Nrama: How does being an artist as well as a writer – and often both in tandem – impact the way you create your scripts for other artists? What artistic principles are you keeping in mind as you craft the script?
In most cases I let the artist approach the page as they see fit, with what works for their storytelling style. I like a lot of freedom in a script to explore the emotional beats on each page, so I like to give that freedom to the artists I'm lucky enough to work with! Sometimes if I have a specific idea for a page I'll describe it, but I'm always open to what the artist has in mind.
I think just being an artist has given me a good idea of how much I can fit on a page, so breaking down scripts comes pretty natural to me. Dark Agnes is a particularly dense plot though - there's so much happening in each issue that often times I have to re-arrange each scene multiple times to get all the events and dialog to flow just the way I want it to.
Nrama: You’re working with Luca Pizzari on Dark Agnes. What makes Luca the perfect collaborator for this title? How closely have the two of you worked on developing the visual language of Dark Agnes?
Cloonan: Luca is knocking these pages out of the dang park! I don't envy his job on this book- he has to draw horse drawn carriages, sword fights during a public execution, masquerade balls with a sea of costumed party-goers, and a hedge maze? And that's just in the first two issues. He really is going above and beyond, and the fact that he's Italian - who better to draw a book about the Renaissance than someone who lives in a country that defined it? Right from the start we had the same touchstones, so I knew Agnes would be in good hands.
Nrama: You also created a variant cover for Dark Agnes #1. What was it like drawing a very different Robert E. Howard character? How has your knowledge of the other eras of his mythos informed your take on Dark Agnes?
Cloonan: I can't say I was informed by other Robert E. Howard stories for Dark Agnes - it's very much a historical fiction, not a shared universe, sword and sorcery story or anything like that, so my vision of the character, when not drawn from the original stories, is pulled either straight from history, or done with the spirit of the stories in mind.

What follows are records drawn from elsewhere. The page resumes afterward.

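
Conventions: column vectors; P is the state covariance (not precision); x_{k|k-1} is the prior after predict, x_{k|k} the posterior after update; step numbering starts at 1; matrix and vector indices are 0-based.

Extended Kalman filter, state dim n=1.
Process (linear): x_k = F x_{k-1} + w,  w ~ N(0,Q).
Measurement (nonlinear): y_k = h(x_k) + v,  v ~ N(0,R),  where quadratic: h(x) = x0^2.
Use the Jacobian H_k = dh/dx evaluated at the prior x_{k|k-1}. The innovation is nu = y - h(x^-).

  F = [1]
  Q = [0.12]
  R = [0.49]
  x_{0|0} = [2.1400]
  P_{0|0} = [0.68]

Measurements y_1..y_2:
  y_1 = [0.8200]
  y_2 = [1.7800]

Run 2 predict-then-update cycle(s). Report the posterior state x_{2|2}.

x_post = [1.3199]

step 1: x^-=[2.1400]  P^-=[0.8000]  H_jac=[4.2800]  S=[15.1447]  K=[0.2261]  nu=[-3.7596]  x^+=[1.2900]  P^+=[0.0259]
step 2: x^-=[1.2900]  P^-=[0.1459]  H_jac=[2.5800]  S=[1.4611]  K=[0.2576]  nu=[0.1159]  x^+=[1.3199]  P^+=[0.0489]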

Nrama: Dark Agnes is a very interesting character with shades of some real historical badasses. In a line populated by barbarians, monster hunters, magic users, and more, what is Dark Agnes’ niche?
Cloonan: Niche is the right word. Seriously, it's been as much fun as it's been a challenge.

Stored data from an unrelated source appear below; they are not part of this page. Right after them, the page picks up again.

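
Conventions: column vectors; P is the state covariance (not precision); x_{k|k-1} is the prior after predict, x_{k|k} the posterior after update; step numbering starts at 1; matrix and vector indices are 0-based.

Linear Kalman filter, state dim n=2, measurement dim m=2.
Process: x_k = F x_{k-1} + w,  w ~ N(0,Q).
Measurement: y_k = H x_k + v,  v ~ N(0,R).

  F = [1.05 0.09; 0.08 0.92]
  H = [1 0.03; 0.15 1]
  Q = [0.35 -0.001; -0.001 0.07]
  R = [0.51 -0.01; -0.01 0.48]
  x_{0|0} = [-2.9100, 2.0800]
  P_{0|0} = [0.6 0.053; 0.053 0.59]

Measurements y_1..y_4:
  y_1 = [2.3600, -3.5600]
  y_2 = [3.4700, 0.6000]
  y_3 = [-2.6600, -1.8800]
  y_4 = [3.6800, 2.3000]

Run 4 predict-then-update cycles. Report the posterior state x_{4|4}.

step 1: x^-=[-2.8683, 1.6808]  P^-=[1.0263 0.1498; 0.1498 0.5810]  S=[1.5458 0.3119; 0.3119 1.1291]  K=[0.6487 0.0899; 0.0004 0.5344]  nu=[5.1779, -4.8106]  x^+=[0.0583, -0.8880]  P^+=[0.3303 -0.0129; -0.0129 0.2584]
step 2: x^-=[-0.0187, -0.8123]  P^-=[0.7138 0.0356; 0.0356 0.2890]  S=[1.2262 0.1415; 0.1415 0.7957]  K=[0.5741 0.0772; -0.0067 0.3711]  nu=[3.5131, 1.4151]  x^+=[2.1074, -0.3108]  P^+=[0.2924 -0.0125; -0.0125 0.1801]
step 3: x^-=[2.1848, -0.1174]  P^-=[0.6715 0.0263; 0.0263 0.2224]  S=[1.1832 0.1238; 0.1238 0.7254]  K=[0.5598 0.0795; -0.0049 0.3129]  nu=[-4.8413, -2.0904]  x^+=[-0.6917, -0.7477]  P^+=[0.2850 -0.0102; -0.0102 0.1518]
step 4: x^-=[-0.7936, -0.7432]  P^-=[0.6635 0.0256; 0.0256 0.1988]  S=[1.1753 0.1212; 0.1212 0.7014]  K=[0.5568 0.0822; -0.0030 0.2894]  nu=[4.4959, 3.1623]  x^+=[1.9695, 0.1585]  P^+=[0.2834 -0.0086; -0.0086 0.1402]

x_post = [1.9695, 0.1585]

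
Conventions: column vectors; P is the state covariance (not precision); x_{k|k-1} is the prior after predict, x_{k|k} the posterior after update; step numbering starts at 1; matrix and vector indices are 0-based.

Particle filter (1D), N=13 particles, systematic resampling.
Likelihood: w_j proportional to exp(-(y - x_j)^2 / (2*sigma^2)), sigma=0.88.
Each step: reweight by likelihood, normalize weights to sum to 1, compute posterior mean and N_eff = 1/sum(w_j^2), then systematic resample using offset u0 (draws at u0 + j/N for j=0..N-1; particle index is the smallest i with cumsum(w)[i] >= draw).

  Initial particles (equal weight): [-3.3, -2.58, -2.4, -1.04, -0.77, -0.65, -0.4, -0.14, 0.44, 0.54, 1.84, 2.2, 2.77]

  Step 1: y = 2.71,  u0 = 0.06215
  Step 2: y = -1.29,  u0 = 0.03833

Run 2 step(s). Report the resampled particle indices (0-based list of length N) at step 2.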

Mostly I want people to understand that even though she lives in the 1500's, Agnes is a thoroughly modern character. Like, if she was around today she'd be non-binary with she/her pronouns. This is a woman who escaped an abusive father, cut off all her hair and renounced her gender, started dressing in a man's doublet and britches, and is trying to prove herself an equal match for any swordsman - have I ever related to a character as strongly as Agnes?

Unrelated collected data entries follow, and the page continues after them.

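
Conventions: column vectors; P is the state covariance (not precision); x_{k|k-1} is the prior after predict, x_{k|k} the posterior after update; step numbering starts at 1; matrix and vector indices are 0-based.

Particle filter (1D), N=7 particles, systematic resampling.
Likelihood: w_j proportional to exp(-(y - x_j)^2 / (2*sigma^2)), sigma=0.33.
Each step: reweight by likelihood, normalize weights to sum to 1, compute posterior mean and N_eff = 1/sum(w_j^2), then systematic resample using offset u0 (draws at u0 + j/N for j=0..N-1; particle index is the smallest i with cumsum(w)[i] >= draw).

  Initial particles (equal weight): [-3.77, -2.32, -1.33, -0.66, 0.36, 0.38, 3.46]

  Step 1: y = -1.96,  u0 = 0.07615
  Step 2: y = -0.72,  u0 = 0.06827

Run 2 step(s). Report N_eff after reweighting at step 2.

N_eff = 2.0004

step 1: w=[0.0000, 0.7729, 0.2265, 0.0006, 0.0000, 0.0000, 0.0000]  mean=-2.0947  Neff=1.5417  idx=[1, 1, 1, 1, 1, 2, 2]
step 2: w=[0.0000, 0.0000, 0.0000, 0.0000, 0.0000, 0.4999, 0.4999]  mean=-1.3301  Neff=2.0004  idx=[5, 5, 5, 5, 6, 6, 6]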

And what could be more relevant to today's world than striving for the recognition of your actions and deeds, but constantly being held back by a society that doesn’t recognize your personhood? This is what Agnes is railing against, and in that respect it's a very modern tale indeed.
Nrama: You’ve got five issues to tell this Dark Agnes tale. Once that’s through, could you see yourself sticking with more Dark Agnes or other Howard-mythos tales?
Cloonan: Dark Agnes is a character that writes themselves. At five issues, I feel like I left the story at a good ending point for now, but of course I have ideas for a hundred adventures - and I know how I'd end the series as well. I feel good knowing that I've given Agnes an adventure worthy of her, and left her and Etienne in a place where they could easily pick up their adventures again.
Nrama: Bottom line, what can readers expect from this not-so-typical fantasy story?
Cloonan: Action, adventure, poison and intrigue, lies, disguises and backstabbing, a painful past, a tragic love, an execution, a nemesis, a feast, a duel at dawn, and a 16th century humanist girl gang that practices radical empathy. It's all there if you want it!
Oh, and murder. There's always a murder.